Last Saturday my husband and I started the day by attending a public lecture at UiO’s Gamle festsal. During a 2 hour period we were introduced to IDA – a fossil dating back more than 47 million years.
IDA: The actual placement of IDA on the evolutionary tree is still a topic of debate. This is how science works, writes VIce Rector Doris Jorde, who recently attended a public lecture where the researcher Jørn Hurum and other scientist were gathered to conduct research and describe the fossil.
The cast of speakers was none less than the actual “dream team” of scientists assembled by Jørn Hurum to conduct research on and describe this amazing and complete fossil. Jørn Hurum is a paleontologist at the Natural History Museum, University of Oslo – where IDA is on display.
The early evolution of primates was told to us through a series of small talks where the public was quickly brought into an amazing world of high technology research combined with an intense spirit of curiosity to explain and understand the fossil record. Jörg Habersetzer, Holly Smith, Jørn Hurum, Jens L. Franzen, and Philip Gingerich told us the story of /Darwinius masillae /(IDA) and how she lived and died in the Messel locality in Germany – at that time a rain forest.
We were shown images of Ida’s teeth in 3D rotating models providing evidence that she was a juvenile primate.
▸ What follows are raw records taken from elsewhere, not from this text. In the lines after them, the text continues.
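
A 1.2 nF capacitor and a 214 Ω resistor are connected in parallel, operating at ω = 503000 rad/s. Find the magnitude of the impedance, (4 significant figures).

X_C = 1/(ωC) = 1657 Ω
Parallel: admittances add. Y = 1/R + jωC
Y = (0.004673 + j0.0006036) S
|Y| = 0.004712 S → |Z| = 1/|Y| = 212.2 Ω, ∠Z = −∠Y = -7.360°

212.2 Ω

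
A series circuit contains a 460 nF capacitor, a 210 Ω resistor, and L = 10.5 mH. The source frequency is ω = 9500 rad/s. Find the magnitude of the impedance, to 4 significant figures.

246.5 Ω

X_L = ωL = 99.75 Ω
X_C = 1/(ωC) = 228.8 Ω
Net reactance X = X_L − X_C = -129.1 Ω
Z = 210.0 − j129.1 Ω
|Z| = √(210.0² + 129.1²) = 246.5 Ω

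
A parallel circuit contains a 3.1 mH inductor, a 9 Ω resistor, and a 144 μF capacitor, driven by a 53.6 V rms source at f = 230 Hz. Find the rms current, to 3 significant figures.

6.01 A

ω = 2πf = 1445 rad/s
X_L = ωL = 4.48 Ω
X_C = 1/(ωC) = 4.81 Ω
Parallel: admittances add. Y = 1/R + 1/(jωL) + jωC
Y = (0.111 − j0.0151) S
|Y| = 0.112 S → |Z| = 1/|Y| = 8.92 Ω, ∠Z = −∠Y = 7.75°
I = V/|Z| = 53.6/8.92 = 6.01 A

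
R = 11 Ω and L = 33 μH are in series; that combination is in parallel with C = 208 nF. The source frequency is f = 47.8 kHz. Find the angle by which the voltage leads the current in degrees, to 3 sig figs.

ω = 2πf = 300300 rad/s
X_L = ωL = 9.91 Ω
X_C = 1/(ωC) = 16.0 Ω
Branch 1 (R+jX_L): Z₁ = 11.0 + j9.91 Ω, |Z₁| = 14.8 Ω
Branch 2 (−jX_C): Z₂ = −j16.0 Ω
Parallel: Z = Z₁Z₂/(Z₁+Z₂), |Z| = 18.8 Ω, ∠Z = -19.0°

-19.0°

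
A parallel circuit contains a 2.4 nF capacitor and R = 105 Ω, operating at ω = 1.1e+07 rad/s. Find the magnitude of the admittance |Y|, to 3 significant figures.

28.1 mS

X_C = 1/(ωC) = 37.9 Ω
Parallel: admittances add. Y = 1/R + jωC
Y = (0.00952 + j0.0264) S
|Y| = 0.0281 S → |Z| = 1/|Y| = 35.6 Ω, ∠Z = −∠Y = -70.2°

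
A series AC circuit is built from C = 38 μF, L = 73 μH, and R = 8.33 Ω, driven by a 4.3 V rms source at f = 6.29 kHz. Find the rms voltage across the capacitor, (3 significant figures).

ω = 2πf = 39520 rad/s
X_L = ωL = 2.89 Ω
X_C = 1/(ωC) = 0.666 Ω
Net reactance X = X_L − X_C = 2.22 Ω
Z = 8.33 + j2.22 Ω
|Z| = √(8.33² + 2.22²) = 8.62 Ω
I = V/|Z| = 499 mA
V_C = I·|Z_C| = 0.499 × 0.666 = 0.332 V

0.332 V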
The fossil remains of her last meal consisting of berries and leaves, together with her skeleton features and tooth patterns indicated that she was tree dweller. The story continued with the speculation that IDA may have been engulfed by a cloud of gas erupting from the lake from which she was drinking. The misfortune of her shorten life later became our fortune as this fossil, 47 million years later, was discovered and is now being meticulously studied.
The actual placement of IDA on the evolutionary tree is still a topic of debate. This is how science works. And with the development of advanced imaging techniques, new fossil evidence will continue to reveal the pieces of the evolutionary puzzle. This small fossil will be an object of research for many years to come.
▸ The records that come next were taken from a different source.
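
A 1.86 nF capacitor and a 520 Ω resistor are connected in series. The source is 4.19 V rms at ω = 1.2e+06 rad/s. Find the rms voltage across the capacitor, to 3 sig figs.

2.73 V

X_C = 1/(ωC) = 448 Ω
Z = 520 − j448 Ω
|Z| = √(520² + 448²) = 686 Ω
I = V/|Z| = 6.10 mA
V_C = I·|Z_C| = 0.00610 × 448 = 2.73 V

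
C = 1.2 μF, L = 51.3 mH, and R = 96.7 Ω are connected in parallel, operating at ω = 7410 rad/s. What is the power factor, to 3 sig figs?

0.855

X_L = ωL = 380 Ω
X_C = 1/(ωC) = 112 Ω
Parallel: admittances add. Y = 1/R + 1/(jωL) + jωC
Y = (0.0103 + j0.00626) S
|Y| = 0.0121 S → |Z| = 1/|Y| = 82.7 Ω, ∠Z = −∠Y = -31.2°
cos φ = cos(-31.2°) = 0.855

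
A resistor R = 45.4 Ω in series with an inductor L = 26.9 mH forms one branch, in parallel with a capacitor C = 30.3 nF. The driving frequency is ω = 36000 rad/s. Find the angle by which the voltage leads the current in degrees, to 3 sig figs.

-51.4°

X_L = ωL = 968 Ω
X_C = 1/(ωC) = 917 Ω
Branch 1 (R+jX_L): Z₁ = 45.4 + j968 Ω, |Z₁| = 969 Ω
Branch 2 (−jX_C): Z₂ = −j917 Ω
Parallel: Z = Z₁Z₂/(Z₁+Z₂), |Z| = 12900 Ω, ∠Z = -51.4°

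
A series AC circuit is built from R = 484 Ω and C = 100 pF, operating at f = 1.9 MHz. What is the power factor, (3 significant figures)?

ω = 2πf = 1.194e+07 rad/s
X_C = 1/(ωC) = 838 Ω
Z = 484 − j838 Ω
|Z| = √(484² + 838²) = 967 Ω
∠Z = arctan(-838/484) = -60.0°
cos φ = cos(-60.0°) = 0.500

0.500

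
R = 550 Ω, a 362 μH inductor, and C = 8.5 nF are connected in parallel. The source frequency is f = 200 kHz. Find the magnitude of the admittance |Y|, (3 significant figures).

8.68 mS

ω = 2πf = 1.257e+06 rad/s
X_L = ωL = 455 Ω
X_C = 1/(ωC) = 93.6 Ω
Parallel: admittances add. Y = 1/R + 1/(jωL) + jωC
Y = (0.00182 + j0.00848) S
|Y| = 0.00868 S → |Z| = 1/|Y| = 115 Ω, ∠Z = −∠Y = -77.9°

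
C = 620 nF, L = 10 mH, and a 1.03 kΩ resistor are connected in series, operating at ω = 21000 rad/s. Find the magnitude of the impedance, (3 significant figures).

1040 Ω

X_L = ωL = 210 Ω
X_C = 1/(ωC) = 76.8 Ω
Net reactance X = X_L − X_C = 133 Ω
Z = 1030 + j133 Ω
|Z| = √(1030² + 133²) = 1040 Ω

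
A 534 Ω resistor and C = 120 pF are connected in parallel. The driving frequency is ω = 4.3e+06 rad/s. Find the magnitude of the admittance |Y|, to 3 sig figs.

1.94 mS

X_C = 1/(ωC) = 1940 Ω
Parallel: admittances add. Y = 1/R + jωC
Y = (0.00187 + j0.000516) S
|Y| = 0.00194 S → |Z| = 1/|Y| = 515 Ω, ∠Z = −∠Y = -15.4°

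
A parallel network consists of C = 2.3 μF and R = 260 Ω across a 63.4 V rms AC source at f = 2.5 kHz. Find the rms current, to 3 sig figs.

2.30 A

ω = 2πf = 15710 rad/s
X_C = 1/(ωC) = 27.7 Ω
Parallel: admittances add. Y = 1/R + jωC
Y = (0.00385 + j0.0361) S
|Y| = 0.0363 S → |Z| = 1/|Y| = 27.5 Ω, ∠Z = −∠Y = -83.9°
I = V/|Z| = 63.4/27.5 = 2.30 A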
The scientists in the “dream team” are renown researchers in their fields and have numerous publications in which they communicate with an academic audience in their respective fields of expertise. Yet, on a Saturday in Oslo, they were able to communicate their research to a general public audience – and they did so with a great deal of enthusiasm and engagement.
Communicating our research to colleagues and students is an important part of university academic standards. Communicating and sharing our research with the general public must also be a prioritized part of our academic careers. I am sure many of us have a good story to tell to an interested public – even if it is not as sensational as IDA. Perhaps we will meet on a future Saturday morning!